Secrets of Japanese business culture
Japanese business culture is one of the most misunderstood aspects of doing business in Japan, so maybe it’s not surprising that hundreds of thousands of people have browsed this Japanese business culture section since it first went online over a decade ago in 2004. Japanese business culture affects many things about doing successful business, especially B2B business, in Japan, so it’s sad that so many foreign company executives have such wrong perceptions about it.
Many very successful companies never start business in Japan, or only enter the Japanese market through a distributor, because they fear Japanese business culture. Often it’s the result of the wrong perception, maybe fueled by those infamous myths of doing business in Japan, that dealing with Japanese business culture is too risky. Fortunately, Japanese business culture is not an impenetrable barrier to successful business in Japan, as proven by the very large Japanese market share that Apple, BMW, Mercedes-Benz, Microsoft, Chanel, Louis Vuitton, Tiffany & Co., and many others enjoy. Yes, Japanese business culture is different to that of the US or Europe, but the differences do not make it any more risky to do business in Japan than elsewhere in the world if your company has quality products or services. In fact, certain aspects of Japan’s business culture, such as the very stable long-term relationships resulting from the conservative Japanese sense of loyalty to trusted partners and suppliers, are very beneficial for those foreign companies that understand how to swim with Japan’s cultural tide as opposed to vainly struggling against it.

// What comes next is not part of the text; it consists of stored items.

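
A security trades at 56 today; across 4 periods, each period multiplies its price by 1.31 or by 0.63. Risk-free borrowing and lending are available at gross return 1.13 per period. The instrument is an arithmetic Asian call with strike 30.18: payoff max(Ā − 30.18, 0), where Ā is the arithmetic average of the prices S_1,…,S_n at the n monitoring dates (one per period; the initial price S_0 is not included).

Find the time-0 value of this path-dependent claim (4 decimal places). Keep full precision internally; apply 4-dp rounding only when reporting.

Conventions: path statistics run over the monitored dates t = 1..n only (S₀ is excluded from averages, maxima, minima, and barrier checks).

Under the martingale measure an up-move has probability p* = 0.7353; value the claim as the probability-weighted average of per-path payoffs, discounted 4 periods at R = 1.13.
Enumerate all 2^4 = 16 price paths (U = up ×1.31, D = down ×0.63); each path with k up-moves has probability p*^k·(1−p*)^(4−k).
DDDD: Ā=20.0827, payoff=0.0000, prob=0.004910
UDDD: Ā=41.7592, payoff=11.5792, prob=0.013638
DUDD: Ā=32.2392, payoff=2.0592, prob=0.013638
UUDD: Ā=67.0371, payoff=36.8571, prob=0.037883
DDUD: Ā=26.2416, payoff=0.0000, prob=0.013638
UDUD: Ā=54.5659, payoff=24.3859, prob=0.037883
DUUD: Ā=45.0459, payoff=14.8659, prob=0.037883
UUUD: Ā=93.6668, payoff=63.4868, prob=0.105232
DDDU: Ā=22.4631, payoff=0.0000, prob=0.013638
UDDU: Ā=46.7090, payoff=16.5290, prob=0.037883
DUDU: Ā=37.1890, payoff=7.0090, prob=0.037883
UUDU: Ā=77.3296, payoff=47.1496, prob=0.105232
DDUU: Ā=31.1914, payoff=1.0114, prob=0.037883
UDUU: Ā=64.8584, payoff=34.6784, prob=0.105232
DUUU: Ā=55.3384, payoff=25.1584, prob=0.105232
UUUU: Ā=115.0687, payoff=84.8887, prob=0.292310
Price = Σ prob·payoff / R^4 = 46.752318 / 1.630474 = 28.6741

price = 28.6741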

So how is Japanese business culture different?
The obvious differences are there from the moment a foreign executive arrives at Tokyo’s Narita International Airport (or Tokyo’s Haneda International Airport, Osaka’s Kansai International Airport, or any other international airport in Japan). The white-gloved baggage handlers carefully lining up your luggage on the conveyor (including the bags for Economy class), the very polite customs inspectors, the cleaner standing at the top of the escalator going down to the JR Narita Express and Keikyu SkyLiner train station (at Tokyo’s Narita International Airport), making sure the escalator handrail is clean, the cleaning staff quickly and silently cleaning and leaving the express train before it departs for Tokyo, the ticket inspector on the train who removes his or her hat and bows before proceeding through the carriage, and so on. It’s the same when arriving at your hotel; the bell-boy who bows and opens the door, the porter who carries heavy bags to the room but politely refuses a tip. The politeness and consideration are part of the customer-oriented service that is the most outwardly obvious aspect Japanese business culture.
Everywhere there are signs of the service-oriented aspect of Japanese business culture. When entering a Japanese shop or bar, the shouted chorus of ‘irrashaimase’ (meaning ‘welcome’) and when leaving there’s another shouted chorus of ‘domo arigato gozaimashita’ (meaning ‘thank you’) with every staff member, including the chefs, joining in. When entering a bank, there is a member of staff to guide customers to find the correct line. In the US and Europe, personalized service has become something that people must pay for with tips; in Japan there is no tipping and personal service is literally ‘part of the service’.
Many foreign executives mistake the service aspect of Japanese business culture as simply Japanese people being polite. While it’s true that Japanese society is generally very polite, the people noted above were doing their job and a big part of it is keeping customers happy. Whether cabin attendants for ANA or JAL, store assistants at Mitsukoshi department store, MAC, Chanel, or Christian Dior, or front-desk staff at The Conrad Tokyo or the Shangri-La Tokyo, Japanese companies invest a lot in training staff to care for customers and assure quality service. The training pays off: in the airline business, the difference in in-flight service between ANA and many of its competitors has helped make sure that ANA stays one of the world’s top-rated airlines year after year. Many Japanese pay much more to fly ANA than to fly cheaper foreign competitors.
Some foreign executives also mistake the unusual politeness and humility of Japanese in business as meaning the person performing the service somehow lacks strength of character. Several times I have heard visiting executives say “You won’t find our receptionist smiling and helping a visitor like that!” in a tone of voice that seems to imply that his or her receptionist’s less helpful attitude is somehow superior. Just because a Japanese employee puts customer first and is unusually deferential, doesn’t mean he or she lacks character; what it does mean is he or she wants to give excellent service experience because it’s important for his or her employer’s reputation.
Excellent service is Japanese business culture’s visible signature; less visible is Japanese employees’ unusual pride in the company they work for, which is the reason Japanese companies can so easily train their staff to such high levels of customer service. This is not as true of some younger workers, many of whom are these days more likely to change companies mid-career, as of their elders, but pride of employment is still a major pillar of Japanese business culture. Even now, many Japanese consider their co-workers almost closer than their family and share a very strong sense of team spirit. For many Japanese, their employer, the company where they work, is central to their life in far more than just pay.